The product is a small version of what is clearly an enterprise sized system; it has features that support widely distributed installations, and documentation that is detailed and wide ranging (including to their credit such topics as security hardening, GPU acceleration, etc.).
On the bad side, it was windows only (for the server), and the motion detection was mediocre at best. It has no analytics (at last available in the Essential+ version, but it was not apparent there is any, period). I also found that the web client is pretty modern, which means it will not work on older systems (for example I had an old iPad I was using as a door display screen).
But on the good site it was easy to set up, and rock solid in all my use. Shutdowns, restarts, I even (accidentally) removed the storage disk on a reboot. Nothing bad happens, just alerts and recovers and restarts nicely.
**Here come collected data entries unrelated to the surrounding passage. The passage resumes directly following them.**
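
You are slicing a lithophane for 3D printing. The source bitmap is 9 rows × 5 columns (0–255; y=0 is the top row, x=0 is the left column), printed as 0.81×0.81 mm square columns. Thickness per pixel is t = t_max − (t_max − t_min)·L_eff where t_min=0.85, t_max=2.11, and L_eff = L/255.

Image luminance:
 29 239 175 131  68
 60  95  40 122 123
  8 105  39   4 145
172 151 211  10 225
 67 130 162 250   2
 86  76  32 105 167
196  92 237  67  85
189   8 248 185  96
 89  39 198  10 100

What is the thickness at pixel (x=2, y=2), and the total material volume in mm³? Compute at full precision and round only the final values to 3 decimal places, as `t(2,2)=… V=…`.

t(2,2)=1.917 V=45.867

span = t_max - t_min = 2.11 - 0.85 = 1.260
L(2,2) = 39, L_eff = 39/255 = 0.152941
t(2,2) = 2.11 - 1.260·0.152941 = 1.917
Σt over all 9·5 pixels = 594219/8500 ≈ 69.9081176
V = pitch²·Σt = 0.81²·594219/8500 = 45.867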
The review process is reasonably fast (not quite up to NX Witness, but close), and is quite flexible including being able to search for motion on an ad hoc basis (i.e. not in regions you monitor for real time detection). The review allows multiple cameras, saved camera arrangements, digital zoom in all modes, and a few different techniques. The storage management was limited in this version, but adequate, and allowed automatic archiving to another drive. It also nicely handles inadequate space, purging the oldest videos automatically.
The CPU load is almost negligible. Not sure how they are doing what they do so quickly, with so little load on the system (client or server, I looked at both). Storage efficiency is fair. I increased my frame rate from 2 (with Zoneminder) to 4, set the highest quality and a fairly large bit rate (4mbs) and it appears I will get somewhere between 14-20 days storage (in about 4.5TB). I think I can get a lot more with a reduced bit rate and maybe fewer key frames, but I wanted to start with similar quality settings to what I had in Zoneminder (+/- fps).
Fundamentally it was a solid, but dumb tool. By that I mean no analytics to improve the false positive rate. Clearly they have huge resources (just writing all those user manuals), it is a shame they did not put some into more innovation. And windows only.
Still… it is solid, the price is right (free), it is fast. In a week or so of experimentation it seems very reliable, it never had any gaps in recording, the UI never ran amok or needed restarting. The client was easy to use and fairly intuitive. There are tons of security and access control settings; not all that important for me, but indicative to a well thought out security model (I have yet to decide if I will expose this from outside my firewall for use on the road).
It is also vaguely programmable, they provide an SDK for plugins. That gives me some possibilities to integrate with other software or the actual alarm system.
So this, for now, is my choice… I set up an older PC with Windows 10, and put in a pile of disk, and it is collecting images and working fine. An old Surface tablet replaced the iPad (that won’t work with it, sadly), and gives us a station by the front door.
The key disappointment is that it still is useless for alerts from motion — every time a cloud comes by, it sets off motion detection. It would work well indoors, but outside lighting alone is enough to cause false alarms.
More to follow after I get a few months’ experience.